There has been a phoney war going on in the Labour party for a few months now.
Jeremy Corbyn repeatedly stresses that he has no hidden agenda when it comes to the deselection of MPs on the right of the party.
To put it bluntly, no-one on the right of the party believes him for a minute.
Leopards do not change their spots, goes the theory, and the hard left is as obsessed about sectarianism and party control as it ever was.
Shadow Chancellor John McDonnell attended a meeting of the Momentum group last month where the deselection of Chuka Umunna was openly discussed.
Meanwhile, the clumsy briefing about a New Year shadow cabinet reshuffle, with the demotion or sacking of Corbyn’s critics, notably the widely-liked and respected Hilary Benn, has done little to assuage centrists that the leadership isn’t coming after them.

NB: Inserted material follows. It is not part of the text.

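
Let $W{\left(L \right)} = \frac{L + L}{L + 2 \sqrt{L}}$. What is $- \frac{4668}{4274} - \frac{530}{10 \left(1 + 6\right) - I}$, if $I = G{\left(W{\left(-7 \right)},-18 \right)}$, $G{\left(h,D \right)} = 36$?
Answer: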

An act of magnanimity towards Danczuk, one of his most vocal foes, would be a visible manifestation that Corbyn actually means what he says about tolerating differences of opinion.
Needless to say, though, some leadership acolytes can’t disguise their jubilation at Danczuk’s predicament. Enter Ken Livingstone:
“I just find it so bizarre because he [Danczuk] put himself at the centre of the investigation into sex abuse of young girls and so on in his area, to have fallen into this, I find it hard to believe. I can’t say too much because I’m on Labour’s NEC and might have to take the final decision about whether he’s allowed to resume his party membership or whether we expel him.
“I don’t see how you can be sexually attracted to somebody that young, there’s something really disturbing [about it].”
Is he acting as an outrider for Corbyn? If so, the leadership should be careful about prurience being the reason for sacking one of their MPs.
Having threatened to stand against Corbyn as a stalking horse in the event of poor elections results in May’s Scottish, Welsh, London and local elections, Danczuk now finds himself at the mercy of his leader.
The smart move by Corbyn would be to admonish him for his recklessness and quietly drop the suspension and readmit him. He has broken no law and if sending a few racy tweets to a fellow consenting adult is now a capital offence in Labour politics, there will be plenty more MPs following Danczuk out of the exit door.